Ensemble Pearl: debut album of low-key cavernous drone soundscapes

Ensemble Pearl, self-titled, Drag City, DC544CD (2013)

Led by Stephen O’Malley and featuring Michio Kurihara, Atsuo of Boris and William Herzog, Ensemble Pearl is a venture into impressionistic and sometimes ponderous soundscapes of guitar drone. Basic line-up is guitars-bass-drums with additional instrumentation from Eyvind Kang and Timba Harris. The album derives from music the group played for a dance performance choreographed by Gisèle Vienne, who has occasionally surfaced here and there on various TSP album reviews (especially those for SOMA’s other project KTL) as a catalyst eminence grise.

The mood across the six tracks tends to be fairly dark and quite solemn, the first track “Ghost Parade” setting the tone and atmosphere with suggestions of deep space behind the music. “Painting on a Corpse” sets up a tension between the urgent rhythmic repetition and the guitar improvisations which are distinguished by long extended chords and pointillist lines of quivering raindrop notes.

After the light and delicate “Wray”, we return to a cavernous and lumbering world in twilight shades in “Island Epiphany”. Mysterious though not malevolent ambience, clear production and slight echoes give an impression of a huge if empty labyrinth within the soundscapes. Guitar drones can be long, rough and ear-splitting in tone and texture. In “Giant”, the listener is lulled into thinking the musicians are treading water until about the 4th minute when an unseen force pulls everybody into higher realms of existence. Light sparkles of angelic presence watch over you as you pass by. Higher and higher you go until the scenery changes and you find yourself on the edge between an ordered universe and a dark chaos.

There hardly seems anything left for Ensemble Pearl to do at this point. “Sexy Angle” comes across as a not very remarkable summation of what’s come before despite its 17-minute length: it’s a long ponderous struggle through murky tunnels and black chasms. Although that may very well be the point: on reaching the heights of illumination, clarity and perfection, one must return to ordinary life and its uncertainties to understand the work to be done to recreate something of what was briefly experienced.

It has its beautiful and blissful moments which unfortunately are too few while the sombre plodding passages are too many. The album is very subdued for a group of musicians whose names, individually and sometimes together, are associated with power and loudness.

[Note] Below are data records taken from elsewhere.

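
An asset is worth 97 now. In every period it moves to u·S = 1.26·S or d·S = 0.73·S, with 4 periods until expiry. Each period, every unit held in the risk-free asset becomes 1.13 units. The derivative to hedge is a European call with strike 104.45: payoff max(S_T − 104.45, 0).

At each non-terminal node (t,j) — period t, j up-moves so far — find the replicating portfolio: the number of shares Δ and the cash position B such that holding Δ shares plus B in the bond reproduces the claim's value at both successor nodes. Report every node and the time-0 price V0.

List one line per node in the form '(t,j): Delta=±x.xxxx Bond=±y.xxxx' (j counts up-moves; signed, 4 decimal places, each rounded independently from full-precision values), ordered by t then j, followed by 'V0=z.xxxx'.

Since d<R<u, set p* = (R−d)/(u−d) = 0.7547; price each node as the discounted p*-expectation of its children.
Payoff layer (t=4): V(4,0)=0.0000, V(4,1)=0.0000, V(4,2)=0.0000, V(4,3)=37.1966, V(4,4)=140.0360
Node (3,0) S=37.7346: V=(p*·0.0000+(1−p*)·0.0000)/1.13=0.0000; Δ=(0.0000−0.0000)/(47.5457−27.5463)=0.0000; B=V−Δ·S=0.0000
Node (3,1) S=65.1310: V=(p*·0.0000+(1−p*)·0.0000)/1.13=0.0000; Δ=(0.0000−0.0000)/(82.0651−47.5457)=0.0000; B=V−Δ·S=0.0000
Node (3,2) S=112.4180: V=(p*·37.1966+(1−p*)·0.0000)/1.13=24.8433; Δ=(37.1966−0.0000)/(141.6466−82.0651)=0.6243; B=V−Δ·S=-45.3390
Node (3,3) S=194.0365: V=(p*·140.0360+(1−p*)·37.1966)/1.13=101.6028; Δ=(140.0360−37.1966)/(244.4860−141.6466)=1.0000; B=V−Δ·S=-92.4336
Node (2,0) S=51.6913: V=(p*·0.0000+(1−p*)·0.0000)/1.13=0.0000; Δ=(0.0000−0.0000)/(65.1310−37.7346)=0.0000; B=V−Δ·S=0.0000
Node (2,1) S=89.2206: V=(p*·24.8433+(1−p*)·0.0000)/1.13=16.5926; Δ=(24.8433−0.0000)/(112.4180−65.1310)=0.5254; B=V−Δ·S=-30.2815
Node (2,2) S=153.9972: V=(p*·101.6028+(1−p*)·24.8433)/1.13=73.2522; Δ=(101.6028−24.8433)/(194.0365−112.4180)=0.9405; B=V−Δ·S=-71.5771
Node (1,0) S=70.8100: V=(p*·16.5926+(1−p*)·0.0000)/1.13=11.0821; Δ=(16.5926−0.0000)/(89.2206−51.6913)=0.4421; B=V−Δ·S=-20.2248
Node (1,1) S=122.2200: V=(p*·73.2522+(1−p*)·16.5926)/1.13=52.5262; Δ=(73.2522−16.5926)/(153.9972−89.2206)=0.8747; B=V−Δ·S=-54.3788
Node (0,0) S=97.0000: V=(p*·52.5262+(1−p*)·11.0821)/1.13=37.4873; Δ=(52.5262−11.0821)/(122.2200−70.8100)=0.8061; B=V−Δ·S=-40.7092
Each (Δ,B) replicates both successor values, so the strategy is self-financing and V0 is arbitrage-free.

(0,0): Delta=0.8061 Bond=-40.7092
(1,0): Delta=0.4421 Bond=-20.2248
(1,1): Delta=0.8747 Bond=-54.3788
(2,0): Delta=0.0000 Bond=0.0000
(2,1): Delta=0.5254 Bond=-30.2815
(2,2): Delta=0.9405 Bond=-71.5771
(3,0): Delta=0.0000 Bond=0.0000
(3,1): Delta=0.0000 Bond=0.0000
(3,2): Delta=0.6243 Bond=-45.3390
(3,3): Delta=1.0000 Bond=-92.4336
V0=37.4873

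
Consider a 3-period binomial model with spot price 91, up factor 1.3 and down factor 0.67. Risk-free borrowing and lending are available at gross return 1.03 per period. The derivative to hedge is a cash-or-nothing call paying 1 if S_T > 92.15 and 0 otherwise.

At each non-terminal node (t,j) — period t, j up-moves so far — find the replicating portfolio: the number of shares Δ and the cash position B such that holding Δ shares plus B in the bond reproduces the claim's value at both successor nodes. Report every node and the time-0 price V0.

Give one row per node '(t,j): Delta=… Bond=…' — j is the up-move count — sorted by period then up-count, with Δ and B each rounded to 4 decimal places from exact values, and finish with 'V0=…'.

(0,0): Delta=0.0081 Bond=-0.1779
(1,0): Delta=0.0144 Bond=-0.5728
(1,1): Delta=0.0056 Bond=0.1090
(2,0): Delta=0.0000 Bond=0.0000
(2,1): Delta=0.0200 Bond=-1.0325
(2,2): Delta=0.0000 Bond=0.9709
V0=0.5550

No-arbitrage ⇒ martingale measure with p* = (R−d)/(u−d) = 0.5714.
At expiry t=3: V(3,0)=0.0000, V(3,1)=0.0000, V(3,2)=1.0000, V(3,3)=1.0000
  t=2,j=0: stock 40.8499 → up 53.1049 (V=0.0000), down 27.3694 (V=0.0000). Price 0.0000; hedge Δ=0.0000, bond B=0.0000.
  t=2,j=1: stock 79.2610 → up 103.0393 (V=1.0000), down 53.1049 (V=0.0000). Price 0.5548; hedge Δ=0.0200, bond B=-1.0325.
  t=2,j=2: stock 153.7900 → up 199.9270 (V=1.0000), down 103.0393 (V=1.0000). Price 0.9709; hedge Δ=0.0000, bond B=0.9709.
  t=1,j=0: stock 60.9700 → up 79.2610 (V=0.5548), down 40.8499 (V=0.0000). Price 0.3078; hedge Δ=0.0144, bond B=-0.5728.
  t=1,j=1: stock 118.3000 → up 153.7900 (V=0.9709), down 79.2610 (V=0.5548). Price 0.7695; hedge Δ=0.0056, bond B=0.1090.
  t=0,j=0: stock 91.0000 → up 118.3000 (V=0.7695), down 60.9700 (V=0.3078). Price 0.5550; hedge Δ=0.0081, bond B=-0.1779.
Self-financing check: at every node Δ·S+B equals the discounted successor values.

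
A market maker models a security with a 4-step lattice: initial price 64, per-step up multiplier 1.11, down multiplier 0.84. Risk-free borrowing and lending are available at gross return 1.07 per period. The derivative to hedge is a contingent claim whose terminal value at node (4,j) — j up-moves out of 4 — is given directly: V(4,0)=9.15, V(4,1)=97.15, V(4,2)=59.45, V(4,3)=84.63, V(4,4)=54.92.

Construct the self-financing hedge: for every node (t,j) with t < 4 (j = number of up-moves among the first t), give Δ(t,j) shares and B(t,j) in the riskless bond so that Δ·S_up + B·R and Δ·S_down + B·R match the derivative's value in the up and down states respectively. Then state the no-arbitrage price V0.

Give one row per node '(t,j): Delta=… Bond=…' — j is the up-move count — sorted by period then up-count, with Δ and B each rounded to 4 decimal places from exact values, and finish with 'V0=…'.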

There’s a lot of depth to the music, often so much so that it almost swallows up the energy and zest released by the musicians which might account for the relative low-key feel of the entire work. The album might disappoint fans of SOMA and Boris alike but, considered as part of SOMA’s increasingly varied oeuvre as a musician and artist, it must be considered an essential step in his musical adventures which have taken him far, far beyond doom metal.